Imagine if E.T., Yoda, and the Na’vi were more than just fictional beings—and what if we could talk to them from Earth? It might be possible one day, thanks to astronomers who sent a message to a star system that may have the ability to support life. The message, which included music and math, was sent in October, but it was announced to the public on Thursday, according to Scientific American.
Although we could hear back in 25 years, it’s unlikely we will, Douglas Vakoch, president of Messaging Extraterrestrial Intelligence (METI) International, told New Scientist.
But, what if we did?
If we hear back, there’s limited guidance in place on how to communicate with the extraterrestrial beings, according to Seth Shostak, a senior astronomer for the SETI (Search For Extraterrestrial Intelligence) Institute.
“There are some protocols, but I think that’s an unfortunate name, and it makes them sound more important than they are,” Shostak told Live Science.
The guidelines—which date back to the 1980s—were designed with governments and scientists in mind. Shostak and his colleagues updated the protocol in the 1990s, in hopes to advise researchers what to do if a detection is made.
"They say, 'If you pick up a signal, check it out ... tell everybody ... and don't broadcast any replies without international consultation,' whatever that means," he told Live Science. “But that's all that the protocols say, and they have no force of law. The United Nations took a copy of the early protocols and put them in a file drawer somewhere, and that's as official as they ever got."
But, renowned physicist Stephen Hawking doesn’t think we should answer, as it may lead to some serious consequences.
“Meeting an advanced civilization could be like Native Americans encountering Columbus. That didn't turn out so well,” Hawking said in his 2016 documentary series, “Stephen Hawking’s Favorite Places,” Space.com reports.
However, Shostak argues that there’s a problem with the Columbus analogy.

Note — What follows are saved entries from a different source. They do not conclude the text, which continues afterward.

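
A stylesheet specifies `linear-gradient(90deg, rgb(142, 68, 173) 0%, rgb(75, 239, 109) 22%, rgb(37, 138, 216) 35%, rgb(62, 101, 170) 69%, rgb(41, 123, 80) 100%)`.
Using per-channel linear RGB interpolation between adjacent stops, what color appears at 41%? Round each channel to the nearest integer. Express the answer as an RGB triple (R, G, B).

(41, 131, 208)

41% lies between the 35% and 69% stops, so the local fraction is t = (41 − 35)/(69 − 35) = 6/34 ≈ 0.1765.
R = 37 + 0.1765 × (62 − 37) = 41.413 → 41
G = 138 + 0.1765 × (101 − 138) = 131.47 → 131
B = 216 + 0.1765 × (170 − 216) = 207.881 → 208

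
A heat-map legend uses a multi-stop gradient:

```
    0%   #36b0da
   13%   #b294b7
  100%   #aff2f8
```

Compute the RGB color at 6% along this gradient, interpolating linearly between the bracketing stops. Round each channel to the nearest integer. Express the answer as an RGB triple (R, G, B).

6% lies between the 0% and 13% stops, so the local fraction is t = (6 − 0)/(13 − 0) = 6/13 ≈ 0.4615.
#36b0da → (54, 176, 218); #b294b7 → (178, 148, 183).
R = 54 + 0.4615 × (178 − 54) = 111.226 → 111
G = 176 + 0.4615 × (148 − 176) = 163.078 → 163
B = 218 + 0.4615 × (183 − 218) = 201.847 → 202

(111, 163, 202)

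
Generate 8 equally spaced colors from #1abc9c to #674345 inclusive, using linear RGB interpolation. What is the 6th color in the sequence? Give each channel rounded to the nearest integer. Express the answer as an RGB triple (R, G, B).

With 8 swatches and endpoints inclusive, swatch 6 sits at t = (6 − 1)/(8 − 1) = 5/7 ≈ 0.7143.
#1abc9c → (26, 188, 156); #674345 → (103, 67, 69).
R = 26 + 0.7143 × (103 − 26) = 81.001 → 81
G = 188 + 0.7143 × (67 − 188) = 101.57 → 102
B = 156 + 0.7143 × (69 − 156) = 93.856 → 94

(81, 102, 94)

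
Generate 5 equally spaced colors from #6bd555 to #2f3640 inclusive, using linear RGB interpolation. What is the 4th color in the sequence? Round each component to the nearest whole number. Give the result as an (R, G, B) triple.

(62, 94, 69)

With 5 swatches and endpoints inclusive, swatch 4 sits at t = (4 − 1)/(5 − 1) = 3/4 ≈ 0.75.
#6bd555 → (107, 213, 85); #2f3640 → (47, 54, 64).
R = 107 + 0.75 × (47 − 107) = 62 → 62
G = 213 + 0.75 × (54 − 213) = 93.75 → 94
B = 85 + 0.75 × (64 − 85) = 69.25 → 69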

“The analogy isn’t terribly apt. These folks weren’t doing exploration for its own sake. They found something new by accident,” Shostak said, according to NBC. “A better analogy might be the discovery of Antarctica or the source of the Nile. These really were exploration efforts.”

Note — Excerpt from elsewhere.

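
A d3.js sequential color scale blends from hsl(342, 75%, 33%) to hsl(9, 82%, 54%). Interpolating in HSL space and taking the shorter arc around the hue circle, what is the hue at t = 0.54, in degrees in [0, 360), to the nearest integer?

Hue: 9 − 342 = -333°, but |-333| > 180 so the shorter arc goes the other way: Δh = -333 + 360 = 27°.
H = 342 + 0.54 × (27) = 356.58 → 357°

357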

Still, this doesn't answer the question of what would actually happen and we likely won't have an answer until the day it does. But when it occurs, it's sure to be an eye-opening moment.
"We’ll immediately know something very important. We’ll know that we are neither unique nor special," Shostak concludes in his NBC article. "But if you ask what the legacy of such a discovery will be hundreds or thousands of years from now, there’s simply no way to arrive at an answer that’s either useful or accurate."